Nel suo intervento, Enzo Trantino, il più titolato a parlare di Almirante in quanto è stato vicino ad Almirante che lo voleva come suo successore alla guida del partito nazionale, ha ricordato anche Lino Rasà, il segretario storico del Msi a San Gregorio.

«Esempio di senso civico – ha detto Trantino – è stata, in questo contesto la consigliera Gabriella Greco, che non è di destra ma di sinistra, ha dato un segnale di grande civiltà pubblicando un suo intervento in merito alla questione».
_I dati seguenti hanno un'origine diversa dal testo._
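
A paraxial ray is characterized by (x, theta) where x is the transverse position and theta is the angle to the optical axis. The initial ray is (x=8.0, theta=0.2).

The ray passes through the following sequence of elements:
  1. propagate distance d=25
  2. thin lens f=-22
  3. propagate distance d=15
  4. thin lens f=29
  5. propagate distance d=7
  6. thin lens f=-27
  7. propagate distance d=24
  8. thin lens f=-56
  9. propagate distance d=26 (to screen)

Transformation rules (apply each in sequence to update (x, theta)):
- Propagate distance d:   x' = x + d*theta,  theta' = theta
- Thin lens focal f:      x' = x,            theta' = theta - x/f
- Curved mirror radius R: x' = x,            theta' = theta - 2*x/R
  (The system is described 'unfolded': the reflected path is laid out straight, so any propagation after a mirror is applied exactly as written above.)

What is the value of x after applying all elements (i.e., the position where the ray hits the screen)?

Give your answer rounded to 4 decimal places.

Initial: x=8.0000 theta=0.2000
After 1 (propagate distance d=25): x=13.0000 theta=0.2000
After 2 (thin lens f=-22): x=13.0000 theta=87/110 (≈0.7909)
After 3 (propagate distance d=15): x=547/22 (≈24.8636) theta=87/110 (≈0.7909)
After 4 (thin lens f=29): x=547/22 (≈24.8636) theta=-106/1595 (≈-0.0665)
After 5 (propagate distance d=7): x=77831/3190 (≈24.3984) theta=-106/1595 (≈-0.0665)
After 6 (thin lens f=-27): x=77831/3190 (≈24.3984) theta=72107/86130 (≈0.8372)
After 7 (propagate distance d=24): x=255467/5742 (≈44.4909) theta=72107/86130 (≈0.8372)
After 8 (thin lens f=-56): x=255467/5742 (≈44.4909) theta=7869997/4823280 (≈1.6317)
After 9 (propagate distance d=26 (to screen)): x=209606101/2411640 (≈86.9143) theta=7869997/4823280 (≈1.6317)
Rounded to 4 decimal places: x = 86.9143

Answer: 86.9143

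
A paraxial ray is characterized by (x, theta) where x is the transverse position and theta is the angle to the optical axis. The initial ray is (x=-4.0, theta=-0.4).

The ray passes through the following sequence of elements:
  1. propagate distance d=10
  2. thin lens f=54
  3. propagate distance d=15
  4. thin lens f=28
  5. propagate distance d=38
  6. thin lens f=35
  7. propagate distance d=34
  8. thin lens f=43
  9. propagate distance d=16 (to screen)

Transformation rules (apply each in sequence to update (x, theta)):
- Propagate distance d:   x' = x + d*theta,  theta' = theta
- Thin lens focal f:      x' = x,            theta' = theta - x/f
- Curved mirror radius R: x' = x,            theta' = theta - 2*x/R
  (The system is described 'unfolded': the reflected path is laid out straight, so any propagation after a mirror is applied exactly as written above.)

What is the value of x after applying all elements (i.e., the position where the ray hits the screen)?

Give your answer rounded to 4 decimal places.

Initial: x=-4.0000 theta=-0.4000
After 1 (propagate distance d=10): x=-8.0000 theta=-0.4000
After 2 (thin lens f=54): x=-8.0000 theta=-34/135 (≈-0.2519)
After 3 (propagate distance d=15): x=-106/9 (≈-11.7778) theta=-34/135 (≈-0.2519)
After 4 (thin lens f=28): x=-106/9 (≈-11.7778) theta=319/1890 (≈0.1688)
After 5 (propagate distance d=38): x=-5069/945 (≈-5.3640) theta=319/1890 (≈0.1688)
After 6 (thin lens f=35): x=-5069/945 (≈-5.3640) theta=789/2450 (≈0.3220)
After 7 (propagate distance d=34): x=184736/33075 (≈5.5854) theta=789/2450 (≈0.3220)
After 8 (thin lens f=43): x=184736/33075 (≈5.5854) theta=546557/2844450 (≈0.1921)
After 9 (propagate distance d=16 (to screen)): x=456152/52675 (≈8.6597) theta=546557/2844450 (≈0.1921)
Rounded to 4 decimal places: x = 8.6597

Answer: 8.6597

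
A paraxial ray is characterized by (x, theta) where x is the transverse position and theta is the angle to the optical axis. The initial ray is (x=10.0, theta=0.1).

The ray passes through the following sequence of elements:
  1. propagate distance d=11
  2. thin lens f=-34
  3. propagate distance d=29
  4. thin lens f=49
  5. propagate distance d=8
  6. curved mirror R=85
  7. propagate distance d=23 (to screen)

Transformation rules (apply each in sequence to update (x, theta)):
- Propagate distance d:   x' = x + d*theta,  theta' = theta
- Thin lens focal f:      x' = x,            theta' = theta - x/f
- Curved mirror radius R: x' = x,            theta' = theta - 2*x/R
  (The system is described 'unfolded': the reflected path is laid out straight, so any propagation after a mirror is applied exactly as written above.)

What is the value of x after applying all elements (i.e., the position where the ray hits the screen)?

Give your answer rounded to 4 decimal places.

Answer: 9.3683

Derivation:
Initial: x=10.0000 theta=0.1000
After 1 (propagate distance d=11): x=11.1000 theta=0.1000
After 2 (thin lens f=-34): x=11.1000 theta=29/68 (≈0.4265)
After 3 (propagate distance d=29): x=7979/340 (≈23.4676) theta=29/68 (≈0.4265)
After 4 (thin lens f=49): x=7979/340 (≈23.4676) theta=-437/8330 (≈-0.0525)
After 5 (propagate distance d=8): x=22587/980 (≈23.0480) theta=-437/8330 (≈-0.0525)
After 6 (curved mirror R=85): x=22587/980 (≈23.0480) theta=-12386/20825 (≈-0.5948)
After 7 (propagate distance d=23 (to screen)): x=780383/83300 (≈9.3683) theta=-12386/20825 (≈-0.5948)
Rounded to 4 decimal places: x = 9.3683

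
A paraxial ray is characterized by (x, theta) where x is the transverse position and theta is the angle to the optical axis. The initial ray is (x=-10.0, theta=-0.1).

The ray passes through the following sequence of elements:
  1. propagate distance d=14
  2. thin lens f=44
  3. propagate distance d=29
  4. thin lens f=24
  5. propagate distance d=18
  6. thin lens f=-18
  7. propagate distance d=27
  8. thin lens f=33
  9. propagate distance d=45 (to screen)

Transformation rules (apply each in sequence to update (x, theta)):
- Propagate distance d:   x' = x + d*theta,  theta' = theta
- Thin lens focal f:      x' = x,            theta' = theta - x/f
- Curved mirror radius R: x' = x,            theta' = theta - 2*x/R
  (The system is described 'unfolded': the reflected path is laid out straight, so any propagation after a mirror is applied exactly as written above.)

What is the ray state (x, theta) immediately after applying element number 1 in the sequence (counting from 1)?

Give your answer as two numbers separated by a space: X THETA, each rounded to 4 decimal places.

Initial: x=-10.0000 theta=-0.1000
After 1 (propagate distance d=14): x=-11.4000 theta=-0.1000
Rounded to 4 decimal places: x = -11.4000, theta = -0.1000

Answer: -11.4000 -0.1000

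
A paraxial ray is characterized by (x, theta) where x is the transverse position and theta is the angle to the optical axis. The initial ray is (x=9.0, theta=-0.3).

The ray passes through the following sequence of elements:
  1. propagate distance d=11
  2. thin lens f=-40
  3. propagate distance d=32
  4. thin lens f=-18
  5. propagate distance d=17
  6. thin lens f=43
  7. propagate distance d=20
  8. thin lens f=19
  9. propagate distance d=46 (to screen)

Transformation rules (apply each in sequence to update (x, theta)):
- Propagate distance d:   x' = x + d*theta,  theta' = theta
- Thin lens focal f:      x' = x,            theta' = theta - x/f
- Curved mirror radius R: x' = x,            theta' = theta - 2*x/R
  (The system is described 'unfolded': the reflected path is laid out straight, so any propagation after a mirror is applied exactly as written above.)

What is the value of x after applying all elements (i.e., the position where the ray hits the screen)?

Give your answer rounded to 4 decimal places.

Answer: 0.4270

Derivation:
Initial: x=9.0000 theta=-0.3000
After 1 (propagate distance d=11): x=5.7000 theta=-0.3000
After 2 (thin lens f=-40): x=5.7000 theta=-0.1575
After 3 (propagate distance d=32): x=0.6600 theta=-0.1575
After 4 (thin lens f=-18): x=0.6600 theta=-29/240 (≈-0.1208)
After 5 (propagate distance d=17): x=-1673/1200 (≈-1.3942) theta=-29/240 (≈-0.1208)
After 6 (thin lens f=43): x=-1673/1200 (≈-1.3942) theta=-2281/25800 (≈-0.0884)
After 7 (propagate distance d=20): x=-54393/17200 (≈-3.1624) theta=-2281/25800 (≈-0.0884)
After 8 (thin lens f=19): x=-54393/17200 (≈-3.1624) theta=76501/980400 (≈0.0780)
After 9 (propagate distance d=46 (to screen)): x=83729/196080 (≈0.4270) theta=76501/980400 (≈0.0780)
Rounded to 4 decimal places: x = 0.4270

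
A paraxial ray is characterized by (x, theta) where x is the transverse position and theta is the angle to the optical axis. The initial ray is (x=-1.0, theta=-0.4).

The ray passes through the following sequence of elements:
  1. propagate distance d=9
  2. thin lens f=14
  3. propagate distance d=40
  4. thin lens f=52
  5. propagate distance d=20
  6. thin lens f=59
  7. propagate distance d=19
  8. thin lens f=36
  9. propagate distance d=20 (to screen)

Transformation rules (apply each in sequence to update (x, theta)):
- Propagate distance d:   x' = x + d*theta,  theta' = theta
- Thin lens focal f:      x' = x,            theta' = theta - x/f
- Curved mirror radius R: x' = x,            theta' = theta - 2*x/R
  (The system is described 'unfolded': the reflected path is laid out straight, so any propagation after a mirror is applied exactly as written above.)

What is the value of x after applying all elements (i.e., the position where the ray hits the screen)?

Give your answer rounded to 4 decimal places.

Initial: x=-1.0000 theta=-0.4000
After 1 (propagate distance d=9): x=-4.6000 theta=-0.4000
After 2 (thin lens f=14): x=-4.6000 theta=-1/14 (≈-0.0714)
After 3 (propagate distance d=40): x=-261/35 (≈-7.4571) theta=-1/14 (≈-0.0714)
After 4 (thin lens f=52): x=-261/35 (≈-7.4571) theta=131/1820 (≈0.0720)
After 5 (propagate distance d=20): x=-2738/455 (≈-6.0176) theta=131/1820 (≈0.0720)
After 6 (thin lens f=59): x=-2738/455 (≈-6.0176) theta=1437/8260 (≈0.1740)
After 7 (propagate distance d=19): x=-291229/107380 (≈-2.7121) theta=1437/8260 (≈0.1740)
After 8 (thin lens f=36): x=-291229/107380 (≈-2.7121) theta=192749/773136 (≈0.2493)
After 9 (propagate distance d=20 (to screen)): x=78488/34515 (≈2.2740) theta=192749/773136 (≈0.2493)
Rounded to 4 decimal places: x = 2.2740

Answer: 2.2740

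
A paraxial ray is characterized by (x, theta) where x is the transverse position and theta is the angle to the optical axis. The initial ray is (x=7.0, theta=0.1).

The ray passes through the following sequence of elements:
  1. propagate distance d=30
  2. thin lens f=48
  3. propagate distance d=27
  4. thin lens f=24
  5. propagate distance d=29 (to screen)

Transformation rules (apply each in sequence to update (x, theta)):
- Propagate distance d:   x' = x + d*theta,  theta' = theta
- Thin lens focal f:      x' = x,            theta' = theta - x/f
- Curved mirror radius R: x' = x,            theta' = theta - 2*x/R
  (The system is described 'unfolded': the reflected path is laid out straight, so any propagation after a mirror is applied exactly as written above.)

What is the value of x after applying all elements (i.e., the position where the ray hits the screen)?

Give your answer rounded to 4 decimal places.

Answer: -4.6156

Derivation:
Initial: x=7.0000 theta=0.1000
After 1 (propagate distance d=30): x=10.0000 theta=0.1000
After 2 (thin lens f=48): x=10.0000 theta=-13/120 (≈-0.1083)
After 3 (propagate distance d=27): x=7.0750 theta=-13/120 (≈-0.1083)
After 4 (thin lens f=24): x=7.0750 theta=-129/320 (≈-0.4031)
After 5 (propagate distance d=29 (to screen)): x=-1477/320 (≈-4.6156) theta=-129/320 (≈-0.4031)
Rounded to 4 decimal places: x = -4.6156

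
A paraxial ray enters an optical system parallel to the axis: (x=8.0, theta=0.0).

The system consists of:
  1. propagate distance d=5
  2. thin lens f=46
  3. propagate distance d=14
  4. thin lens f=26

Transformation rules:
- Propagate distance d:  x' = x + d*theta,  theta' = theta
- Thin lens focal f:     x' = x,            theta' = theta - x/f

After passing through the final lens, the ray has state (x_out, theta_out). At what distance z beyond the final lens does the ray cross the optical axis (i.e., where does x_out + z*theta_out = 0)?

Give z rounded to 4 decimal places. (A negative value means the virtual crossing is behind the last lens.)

Answer: 14.3448

Derivation:
Initial: x=8.0000 theta=0.0000
After 1 (propagate distance d=5): x=8.0000 theta=0.0000
After 2 (thin lens f=46): x=8.0000 theta=-4/23 (≈-0.1739)
After 3 (propagate distance d=14): x=128/23 (≈5.5652) theta=-4/23 (≈-0.1739)
After 4 (thin lens f=26): x=128/23 (≈5.5652) theta=-116/299 (≈-0.3880)
z_focus = -x_out/theta_out = -(128/23)/(-116/299) = 416/29 ≈ 14.3448
Rounded to 4 decimal places: z = 14.3448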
Il principe del Foro catanese ha ricordato, inoltre, la morte dei fratelli Mattei nel rogo di Primavalle a Roma nel 1973 e dell’accoltellamento di Angelo Nicosia a Palermo tra i fondatori di Giovane Italia e presidente del Fuan. Erano gli anni Settanta, gli anni di piombo.

«In quelle occasioni – ha spiegato Trantino – Giorgio Almirante per calmare i suoi che legittimamente reclamavano con cori la vendetta per i delitti subiti invitò la gente a controllare la propria rabbia: vi ordino l’ordine, disse.

«Dobbiamo convincerci che non dobbiamo più iscriverci alla palestra dell’odio, intossica il cuore e non dà risultati. Oltre a sindaco, prefetto, commissione, quelli che hanno sposato veramente questo progetto sono stati i cittadini di San Gregorio. Basta con le divisioni. Perché Almirante deve essere un orgoglio? Perché fu un uomo che richiamava all’ordine e al senso civico i suoi sostenitori; che si incontrava con Berlinguer segretamente per evitare che altri giovani cadessero nel giogo dell’odio e della violenza; che si batteva per salvare vite.

«Oggi stiamo ricordando non solo l’uomo ma le sue opere – ha concluso Trantino - che furono sempre quelle tese alla pacificazione. Egli un giorno alla Camera disse: i nostri ragazzi e i ragazzi delle altre parti politiche opposte non devono più portare bare sulle spalle ma il loro destino che è fatto di civiltà e di pace».

A conclusione è intervenuto il segretario regionale del movimento Alleanza nazionale-Fiamma Tricolore. Mario Settineri.